An embedded keyword-spotting system that controls peripherals based on voice commands. This project implements a multi-class audio classification system on a Raspberry Pi Zero 2 W microcontroller, creating a prototype smart-home device capable of recognizing voice commands and executing them with peripheral components.
The system recognizes 9 classes: "Red", "Green", "Blue", "White", "Off" (for RGB LED control), "Time" and "Temperature" (for LCD display), plus "Noise" and "Unknown Command" for robustness. The color keywords control an RGB LED, while "Time" and "Temperature" display current information on an LCD screen using an RTC chip and temperature sensor.
The project involved a complete machine learning pipeline: recording audio data from multiple speakers, chopping utterances, applying data augmentation (low-pass filters, high-pass filters, band-pass filters, pitch-shifting, noise addition, dynamic compression), extracting Mel-Frequency Cepstral Coefficients (MFCCs) for feature extraction, training CNN/LSTM models in PyTorch/TensorFlow, and compressing the model for deployment on the Raspberry Pi.
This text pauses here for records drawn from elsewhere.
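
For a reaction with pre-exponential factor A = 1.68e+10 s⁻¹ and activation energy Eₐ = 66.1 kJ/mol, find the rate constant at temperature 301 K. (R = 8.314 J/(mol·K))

5.68e-02 s⁻¹

Step 1: Use the Arrhenius equation: k = A × exp(-Eₐ/RT)
Step 2: Convert Eₐ to J/mol: 66.1 kJ/mol = 66100 J/mol
Step 3: Calculate the exponent: -Eₐ/(RT) = -66100/(8.314 × 301) = -26.41344
Step 4: k = 1.68e+10 × exp(-26.41344)
Step 5: k = 1.68e+10 × 3.37900e-12 = 5.6767e-02 s⁻¹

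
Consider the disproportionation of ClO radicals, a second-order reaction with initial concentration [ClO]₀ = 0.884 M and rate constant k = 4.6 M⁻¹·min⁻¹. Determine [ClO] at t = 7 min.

0.03 M

Step 1: For a second-order reaction: 1/[ClO] = 1/[ClO]₀ + kt
Step 2: 1/[ClO] = 1/0.884 + 4.6 × 7
Step 3: 1/[ClO] = 1.131 + 32.2 = 33.33
Step 4: [ClO] = 1/33.33 = 0.03 M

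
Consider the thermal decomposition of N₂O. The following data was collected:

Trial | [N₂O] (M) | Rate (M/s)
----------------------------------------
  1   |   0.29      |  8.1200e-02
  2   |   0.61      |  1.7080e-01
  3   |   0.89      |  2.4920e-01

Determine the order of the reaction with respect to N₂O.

first order (1)

Step 1: Compare trials to find order n where rate₂/rate₁ = ([N₂O]₂/[N₂O]₁)^n
Step 2: rate₂/rate₁ = 1.7080e-01/8.1200e-02 = 2.103
Step 3: [N₂O]₂/[N₂O]₁ = 0.61/0.29 = 2.103
Step 4: n = ln(2.103)/ln(2.103) = 1.00 ≈ 1
Step 5: The reaction is first order in N₂O.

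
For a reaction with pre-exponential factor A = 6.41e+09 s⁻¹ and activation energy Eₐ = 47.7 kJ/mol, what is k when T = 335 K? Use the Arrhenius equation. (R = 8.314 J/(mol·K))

2.34e+02 s⁻¹

Step 1: Use the Arrhenius equation: k = A × exp(-Eₐ/RT)
Step 2: Convert Eₐ to J/mol: 47.7 kJ/mol = 47700 J/mol
Step 3: Calculate the exponent: -Eₐ/(RT) = -47700/(8.314 × 335) = -17.12630
Step 4: k = 6.41e+09 × exp(-17.12630)
Step 5: k = 6.41e+09 × 3.64874e-08 = 2.3388e+02 s⁻¹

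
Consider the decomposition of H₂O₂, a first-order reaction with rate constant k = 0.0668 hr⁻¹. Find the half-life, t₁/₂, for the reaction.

10.38 hr

Step 1: For a first-order reaction, t₁/₂ = ln(2)/k
Step 2: t₁/₂ = ln(2)/0.0668
Step 3: t₁/₂ = 0.6931/0.0668 = 10.38 hr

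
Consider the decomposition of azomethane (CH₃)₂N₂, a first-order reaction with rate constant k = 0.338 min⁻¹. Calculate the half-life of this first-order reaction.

2.051 min

Step 1: For a first-order reaction, t₁/₂ = ln(2)/k
Step 2: t₁/₂ = ln(2)/0.338
Step 3: t₁/₂ = 0.6931/0.338 = 2.051 min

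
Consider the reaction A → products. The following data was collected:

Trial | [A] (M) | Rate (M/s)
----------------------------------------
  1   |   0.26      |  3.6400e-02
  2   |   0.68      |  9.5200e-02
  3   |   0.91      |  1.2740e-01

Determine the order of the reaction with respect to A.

first order (1)

Step 1: Compare trials to find order n where rate₂/rate₁ = ([A]₂/[A]₁)^n
Step 2: rate₂/rate₁ = 9.5200e-02/3.6400e-02 = 2.615
Step 3: [A]₂/[A]₁ = 0.68/0.26 = 2.615
Step 4: n = ln(2.615)/ln(2.615) = 1.00 ≈ 1
Step 5: The reaction is first order in A.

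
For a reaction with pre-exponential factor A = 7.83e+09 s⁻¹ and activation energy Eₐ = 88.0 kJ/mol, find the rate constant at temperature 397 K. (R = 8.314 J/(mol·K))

2.06e-02 s⁻¹

Step 1: Use the Arrhenius equation: k = A × exp(-Eₐ/RT)
Step 2: Convert Eₐ to J/mol: 88.0 kJ/mol = 88000 J/mol
Step 3: Calculate the exponent: -Eₐ/(RT) = -88000/(8.314 × 397) = -26.66135
Step 4: k = 7.83e+09 × exp(-26.66135)
Step 5: k = 7.83e+09 × 2.63708e-12 = 2.0648e-02 s⁻¹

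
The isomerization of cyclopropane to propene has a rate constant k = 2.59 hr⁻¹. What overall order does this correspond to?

first order (1)

Step 1: The units of k for an nth-order reaction are (concentration)^(1-n)·(time)⁻¹.
Step 2: Here k has units hr⁻¹, so the concentration exponent is 0.
Step 3: 1 - n = 0 ⇒ n = 1. The reaction is first order.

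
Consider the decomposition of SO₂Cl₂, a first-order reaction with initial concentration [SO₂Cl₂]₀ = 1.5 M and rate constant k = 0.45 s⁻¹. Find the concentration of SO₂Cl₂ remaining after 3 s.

0.3889 M

Step 1: For a first-order reaction: [SO₂Cl₂] = [SO₂Cl₂]₀ × e^(-kt)
Step 2: [SO₂Cl₂] = 1.5 × e^(-0.45 × 3)
Step 3: [SO₂Cl₂] = 1.5 × e^(-1.35)
Step 4: [SO₂Cl₂] = 1.5 × 0.25924 = 0.3889 M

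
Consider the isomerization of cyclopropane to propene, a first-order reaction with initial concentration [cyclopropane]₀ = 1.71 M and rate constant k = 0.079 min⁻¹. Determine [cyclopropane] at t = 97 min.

0.0008035 M

Step 1: For a first-order reaction: [cyclopropane] = [cyclopropane]₀ × e^(-kt)
Step 2: [cyclopropane] = 1.71 × e^(-0.079 × 97)
Step 3: [cyclopropane] = 1.71 × e^(-7.663)
Step 4: [cyclopropane] = 1.71 × 0.000469896 = 0.0008035 M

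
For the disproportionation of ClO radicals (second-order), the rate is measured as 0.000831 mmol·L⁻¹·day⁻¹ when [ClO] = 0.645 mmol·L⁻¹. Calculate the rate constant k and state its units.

0.001997 (mmol·L⁻¹)⁻¹·day⁻¹

Step 1: rate = k[ClO]^2, so k = rate / [ClO]^2.
Step 2: k = 0.000831 / (0.645)^2 = 0.000831 / 0.416.
Step 3: k = 0.001997 (mmol·L⁻¹)⁻¹·day⁻¹.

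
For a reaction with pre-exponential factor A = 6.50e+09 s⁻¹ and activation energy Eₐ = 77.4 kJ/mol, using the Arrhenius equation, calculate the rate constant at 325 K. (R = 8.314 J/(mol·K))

2.36e-03 s⁻¹

Step 1: Use the Arrhenius equation: k = A × exp(-Eₐ/RT)
Step 2: Convert Eₐ to J/mol: 77.4 kJ/mol = 77400 J/mol
Step 3: Calculate the exponent: -Eₐ/(RT) = -77400/(8.314 × 325) = -28.64492
Step 4: k = 6.50e+09 × exp(-28.64492)
Step 5: k = 6.50e+09 × 3.62802e-13 = 2.3582e-03 s⁻¹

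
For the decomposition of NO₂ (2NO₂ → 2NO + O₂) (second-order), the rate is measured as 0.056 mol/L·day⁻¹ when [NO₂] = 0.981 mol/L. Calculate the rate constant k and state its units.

0.05819 (mol/L)⁻¹·day⁻¹

Step 1: rate = k[NO₂]^2, so k = rate / [NO₂]^2.
Step 2: k = 0.056 / (0.981)^2 = 0.056 / 0.9624.
Step 3: k = 0.05819 (mol/L)⁻¹·day⁻¹.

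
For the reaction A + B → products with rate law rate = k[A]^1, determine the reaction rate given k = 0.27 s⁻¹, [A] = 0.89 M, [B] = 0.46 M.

0.2403 M/s

Step 1: The rate law is rate = k[A]^1
Step 2: Note that the rate does not depend on [B] (zero order in B).
Step 3: rate = 0.27 × (0.89)^1 = 0.2403 M/s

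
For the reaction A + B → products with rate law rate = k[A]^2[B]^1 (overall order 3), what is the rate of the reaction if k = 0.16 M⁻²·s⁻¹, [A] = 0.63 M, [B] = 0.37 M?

0.0235 M/s

Step 1: The rate law is rate = k[A]^2[B]^1, overall order = 2+1 = 3
Step 2: Substitute values: rate = 0.16 × (0.63)^2 × (0.37)^1
Step 3: rate = 0.16 × 0.3969 × 0.37 = 0.0234965 M/s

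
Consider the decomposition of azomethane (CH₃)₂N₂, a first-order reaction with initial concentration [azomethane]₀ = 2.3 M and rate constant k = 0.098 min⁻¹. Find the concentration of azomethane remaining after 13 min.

0.6433 M

Step 1: For a first-order reaction: [azomethane] = [azomethane]₀ × e^(-kt)
Step 2: [azomethane] = 2.3 × e^(-0.098 × 13)
Step 3: [azomethane] = 2.3 × e^(-1.274)
Step 4: [azomethane] = 2.3 × 0.279711 = 0.6433 M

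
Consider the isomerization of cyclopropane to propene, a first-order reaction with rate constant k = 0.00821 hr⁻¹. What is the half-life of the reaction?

84.43 hr

Step 1: For a first-order reaction, t₁/₂ = ln(2)/k
Step 2: t₁/₂ = ln(2)/0.00821
Step 3: t₁/₂ = 0.6931/0.00821 = 84.43 hr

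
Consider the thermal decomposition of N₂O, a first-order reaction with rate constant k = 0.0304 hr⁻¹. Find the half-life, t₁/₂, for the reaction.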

The inference system captures 5-second audio buffers, trims to optimal length (~1.8s), extracts MFCCs, and feeds them to the model for real-time classification. The system achieved high accuracy (99.79% validation, ~98.5% test) with the CNN model.
This project was developed as part of a Machine Learning course (EE 475) at Northwestern University. The goal was to create an embedded keyword-spotting system that could recognize voice commands and control hardware peripherals in real-time.